The acquisition risk determined by IPR pertains to the potential of a buyer obtaining ownership after achieving the bid, contingent on the combination of “housing ownership + land-use rights”. This combination is a composite property-rights structure, where the higher the IPR, the lower the risk of acquiring property rights, thereby favoring transactions of foreclosures. Previous research indicates that there exist eight primary categories of properties with varying degrees of property rights integrity in China’s foreclosure market (Qian, 2024). IPR is set as a binary variable: illegal housing/small-property-right housing (IH/SPRH), state-owned enterprise housing/economic affordable housing (SHE/EAH), relocation housing (RH), marketized housing (MH) = 0; apartment housing/commercial housing (AH/CH) = 1.
The usufruct risk determined by DPR refers potential of buyers to utilize usufructuary rights, such as habitation, disposal, and inheritance. Upon entering the foreclosure market, buyers typically evaluate the probability of realizing these usufructs according to restricted information from auction announcements issued by courts. In this regard, the usufruct risk may discourage buyers from bidding (Qian, 2024). The DPR is set as a binary variable to indicate the usufruct risk, which is restricted by incompetent property rights/shared ownership, fraudulent contracts, illegal occupation=0; negotiable tenancy/full DPR = 1.
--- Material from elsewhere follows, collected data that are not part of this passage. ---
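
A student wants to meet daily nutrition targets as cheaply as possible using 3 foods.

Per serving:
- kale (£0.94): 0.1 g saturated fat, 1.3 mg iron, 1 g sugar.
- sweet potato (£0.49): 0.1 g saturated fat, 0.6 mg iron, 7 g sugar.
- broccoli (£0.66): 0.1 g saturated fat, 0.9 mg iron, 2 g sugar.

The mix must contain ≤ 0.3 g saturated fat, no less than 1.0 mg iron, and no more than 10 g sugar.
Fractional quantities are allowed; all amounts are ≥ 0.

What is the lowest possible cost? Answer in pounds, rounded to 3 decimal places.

£0.723

Treat it as an LP. Let x1 = servings of kale, x2 = servings of sweet potato, x3 = servings of broccoli.
min 0.94x1 + 0.49x2 + 0.66x3 with:
  0.1x1 + 0.1x2 + 0.1x3 ≤ 0.3   (saturated fat)
  1.3x1 + 0.6x2 + 0.9x3 ≥ 1   (iron)
  1x1 + 7x2 + 2x3 ≤ 10   (sugar)
  x1, x2, x3 ≥ 0.
The minimum-cost mix takes nothing from sweet potato, broccoli — only kale. The iron requirement is met with equality.
That vertex is x1 = 0.7692.
Objective = 0.94·0.7692 = 0.72305.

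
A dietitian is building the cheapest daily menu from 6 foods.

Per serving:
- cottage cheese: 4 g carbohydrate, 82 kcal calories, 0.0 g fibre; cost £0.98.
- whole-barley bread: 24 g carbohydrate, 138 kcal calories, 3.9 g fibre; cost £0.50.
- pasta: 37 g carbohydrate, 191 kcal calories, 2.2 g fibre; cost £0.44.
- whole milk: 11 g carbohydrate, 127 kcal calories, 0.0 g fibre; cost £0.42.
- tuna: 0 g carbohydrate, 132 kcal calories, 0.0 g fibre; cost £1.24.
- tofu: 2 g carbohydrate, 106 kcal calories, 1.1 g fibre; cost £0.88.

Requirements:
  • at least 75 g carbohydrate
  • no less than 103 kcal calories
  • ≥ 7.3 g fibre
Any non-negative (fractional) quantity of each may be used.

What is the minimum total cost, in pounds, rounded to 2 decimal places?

This is a linear program. Let x1 = servings of cottage cheese, x2 = servings of whole-barley bread, x3 = servings of pasta, x4 = servings of whole milk, x5 = servings of tuna, x6 = servings of tofu.
min 0.98x1 + 0.5x2 + 0.44x3 + 0.42x4 + 1.24x5 + 0.88x6 subject to:
  4x1 + 24x2 + 37x3 + 11x4 + 2x6 ≥ 75   (carbohydrate)
  82x1 + 138x2 + 191x3 + 127x4 + 132x5 + 106x6 ≥ 103   (calories)
  3.9x2 + 2.2x3 + 1.1x6 ≥ 7.3   (fibre)
  x1, x2, x3, x4, x5, x6 ≥ 0.
The cheapest feasible vertex uses only whole-barley bread, pasta; cottage cheese, whole milk, tuna, tofu are not used. There the carbohydrate and fibre constraints are tight.
That vertex is x2 = 1.149, x3 = 1.282.
Objective = 0.5·1.149 + 0.44·1.282 = 1.1386.

£1.14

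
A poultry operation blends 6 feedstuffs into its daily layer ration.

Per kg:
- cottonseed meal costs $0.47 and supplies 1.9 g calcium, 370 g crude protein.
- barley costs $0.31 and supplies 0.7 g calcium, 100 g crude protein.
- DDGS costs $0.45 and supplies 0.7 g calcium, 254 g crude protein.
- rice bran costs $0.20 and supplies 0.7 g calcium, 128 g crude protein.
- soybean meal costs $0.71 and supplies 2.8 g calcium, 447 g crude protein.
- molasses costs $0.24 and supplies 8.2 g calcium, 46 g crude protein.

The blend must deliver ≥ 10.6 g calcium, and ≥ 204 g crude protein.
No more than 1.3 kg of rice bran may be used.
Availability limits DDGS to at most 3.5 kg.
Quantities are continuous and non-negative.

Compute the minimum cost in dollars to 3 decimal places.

$0.477

Treat it as an LP. Let x1 = kg of cottonseed meal, x2 = kg of barley, x3 = kg of DDGS, x4 = kg of rice bran, x5 = kg of soybean meal, x6 = kg of molasses.
min 0.47x1 + 0.31x2 + 0.45x3 + 0.2x4 + 0.71x5 + 0.24x6 s.t.:
  1.9x1 + 0.7x2 + 0.7x3 + 0.7x4 + 2.8x5 + 8.2x6 ≥ 10.6   (calcium)
  370x1 + 100x2 + 254x3 + 128x4 + 447x5 + 46x6 ≥ 204   (crude protein)
  x4 ≤ 1.3
  x3 ≤ 3.5
  x1, x2, x3, x4, x5, x6 ≥ 0.
The cheapest feasible vertex uses only cottonseed meal, molasses; barley, DDGS, rice bran, soybean meal are not used. Binding constraints: calcium and crude protein.
So cottonseed meal = 0.4022 kg, molasses = 1.199 kg.
Total cost: 0.47·0.4022 + 0.24·1.199 = 0.47679.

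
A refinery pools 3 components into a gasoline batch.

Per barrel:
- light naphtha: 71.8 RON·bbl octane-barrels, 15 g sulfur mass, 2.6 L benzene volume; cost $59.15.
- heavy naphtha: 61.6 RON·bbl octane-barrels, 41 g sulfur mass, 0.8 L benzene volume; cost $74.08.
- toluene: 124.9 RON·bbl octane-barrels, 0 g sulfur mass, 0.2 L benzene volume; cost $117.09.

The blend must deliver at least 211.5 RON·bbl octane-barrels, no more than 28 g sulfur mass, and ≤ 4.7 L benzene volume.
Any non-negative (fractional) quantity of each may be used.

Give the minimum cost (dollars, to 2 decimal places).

Let x1 = barrels of light naphtha, x2 = barrels of heavy naphtha, x3 = barrels of toluene.
Minimize 59.15x1 + 74.08x2 + 117.09x3 with:
  71.8x1 + 61.6x2 + 124.9x3 ≥ 211.5   (octane-barrels)
  15x1 + 41x2 ≤ 28   (sulfur mass)
  2.6x1 + 0.8x2 + 0.2x3 ≤ 4.7   (benzene volume)
  x1, x2, x3 ≥ 0.
The optimal basis is {light naphtha, toluene}; heavy naphtha drops out. The octane-barrels and benzene volume requirements are met with equality.
Optimal quantities: light naphtha = 1.755 barrels, toluene = 0.68445 barrels.
Cost = 59.15·1.755 + 117.09·0.68445 = 183.9505.

$183.95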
Property-rights risks are moderated by credible commitments. Existing research indicates that if the executing court provides explicit credible commitments, it may mitigate those risks related to property rights encountered by buyers to a certain extent, thereby enhancing their confidence in auctions and facilitating transactions (Qian, 2024). However, not all courts can offer credible commitments. It is foreseeable that if a court does fulfill its commitments as promised, it can significantly enhance the protection of individual property rights. Credible commitment plays a binary variable in this study: no commitment = 0; one or more commitments = 1.
In summary, Table 2 demonstrates all variables and their description and dichotomization for the cs-QCA method. Table 3 shows descriptive statistics of variables based on 136 cases of foreclosure in China.